Lines of cars are pictured during a rush hour traffic jam.
Aly Song—Reuters
By Martha C. White
June 16, 2015

Those thankless hours (200 a year, on average) you spend commuting aren’t just dull and frustrating: They’re expensive. A new survey finds that American workers shell out an average of $2,600 every year on their commuting costs.

Commissioned for Citi’s ThankYou Premier credit card, the survey says the average daily cost of a commute in major cities is $12. Los Angeles is the priciest place to get to work, with an average $16 daily commuting cost, but even commuters in the lowest-cost cities for commuting, Chicago and San Francisco, still have to dig into their pockets to the tune of $11 every workday.

If time is money, though, New Yorkers might have the most expensive commute: They have an average commute of an hour and 13 minutes, and 44% of workers have hour-plus trips to work. Among major cities, Miami offers the shortest average commute at 49 minutes.

In an indication of how busy the rest of our lives are, about two-thirds of respondents say their commute is the only time they get to themselves — but we still want to be productive and get work done, based on the wide variety of activities we engage in during our trips to work.

About a third of workers try to make the most of their travel time by holding conference calls, and about a quarter email during their commutes. In New York, where public transportation is extensive and popular, people are much more likely to use commuting time to read and respond to email; more than half of survey respondents say they use their commutes for these workday chores. (New Yorkers also are more likely to read or use social media during their commutes.) More than a third of Chicago commuters use this time to prepare for meetings, and almost a quarter of Los Angelenos squeeze errand-running into their commuting time.

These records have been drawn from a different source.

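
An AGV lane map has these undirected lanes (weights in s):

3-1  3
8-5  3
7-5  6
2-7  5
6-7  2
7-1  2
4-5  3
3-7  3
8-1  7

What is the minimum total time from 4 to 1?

Running Dijkstra from 4:
4: 0
5: 3  (via 4)
8: 6  (via 5)
7: 9  (via 5)
1: 11  (via 7)
Shortest route: 4–5–7–1 = 11 s.

11 s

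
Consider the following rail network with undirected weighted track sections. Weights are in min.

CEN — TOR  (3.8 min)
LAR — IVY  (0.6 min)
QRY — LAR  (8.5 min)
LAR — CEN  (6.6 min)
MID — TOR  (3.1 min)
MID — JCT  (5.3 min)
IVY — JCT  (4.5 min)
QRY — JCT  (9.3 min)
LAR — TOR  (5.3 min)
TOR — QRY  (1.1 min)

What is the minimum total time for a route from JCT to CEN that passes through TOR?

Shortest JCT→TOR: JCT–MID–TOR = 8.4
Best TOR to CEN: TOR–CEN costing 3.8
Total via TOR: 8.4 + 3.8 = 12.2 min.

12.2 min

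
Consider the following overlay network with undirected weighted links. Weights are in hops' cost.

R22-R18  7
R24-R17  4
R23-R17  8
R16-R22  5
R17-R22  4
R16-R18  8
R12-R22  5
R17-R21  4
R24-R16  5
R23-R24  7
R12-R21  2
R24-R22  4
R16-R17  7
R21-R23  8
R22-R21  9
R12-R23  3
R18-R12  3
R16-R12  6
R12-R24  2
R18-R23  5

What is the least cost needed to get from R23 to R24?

5 hops' cost

Shortest distances from R23:
R23: 0
R12: 3  (via R23)
R24: 5  (via R12)
Shortest route: R23 → R12 → R24 = 5 hops' cost.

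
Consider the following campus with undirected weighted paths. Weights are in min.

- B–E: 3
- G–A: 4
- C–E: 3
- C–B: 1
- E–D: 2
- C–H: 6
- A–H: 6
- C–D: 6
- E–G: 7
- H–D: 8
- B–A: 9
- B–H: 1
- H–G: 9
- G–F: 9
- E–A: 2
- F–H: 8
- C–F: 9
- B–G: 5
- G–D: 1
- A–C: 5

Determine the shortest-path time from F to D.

Shortest distances from F:
F: 0
H: 8  (via F)
B: 9  (via H)
C: 9  (via F)
G: 9  (via F)
D: 10  (via G)
Shortest route: F–G–D = 10 min.

10 min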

Almost 80% of commuters say their biggest expense is gas, and even with gas prices today lower than they’ve been in years, 60% of respondents said their commute has gotten more expensive over the past five years.

Cars are, by far, the most popular commuting vehicle, with 77% driving to work. Buses ferry 21% of Americans to work, while 17% ride subways or trains. About half, though, say they’d be open to commuting via bicycle if a bike-sharing service was available in their city. Although almost 60% of commuters in sunny Los Angeles indicated they’d like the option to bike, so did a slightly larger number of respondents in blustery Chicago.